Maior parte dos negócios em SP para o boi china já acontece na faixa dos R$340,00 e pressão deve continuar

Publicado em 30/03/2022 12:43 e atualizado em 30/03/2022 15:04
Escalas de abate mais longas, real valorizado, incerteza sobre demanda chinesa deram tom mais negativo aos preços
Fernando Henrique Iglesias - Analista da Safras & Mercado

Podcast

Entrevista com Fernando Henrique Iglesias - Analista da Safras & Mercado sobre o Mercado do Boi Gordo

As negociações para o boi gordo estão sendo realizadas no patamar dos R$ 340,00/@ no estado de São Paulo.  A expectativa do mercado é que a pressão sobre os valores deve se intensificar nas próximas semanas.

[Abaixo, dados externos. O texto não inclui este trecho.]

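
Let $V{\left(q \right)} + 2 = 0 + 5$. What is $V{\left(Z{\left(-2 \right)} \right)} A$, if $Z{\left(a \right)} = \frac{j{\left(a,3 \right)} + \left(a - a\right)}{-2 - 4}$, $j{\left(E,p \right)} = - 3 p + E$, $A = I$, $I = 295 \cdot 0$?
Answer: $0$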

O cenário baixista está sendo influenciado pelas escalas alongadas, o real valorizado e a incerteza sobre a demanda chinesa. 

Segundo o Analista da Safras & Mercado, Fernando Henrique Iglesias, as indústrias frigoríficas estão com mais capacidade para testar novos preços no mercado. “Com as escalas alongadas, as indústrias conseguem pedir valores menores pela arroba bovina e estão conseguindo fechar bons volumes de negócios nas principais praças pecuárias”, informou. 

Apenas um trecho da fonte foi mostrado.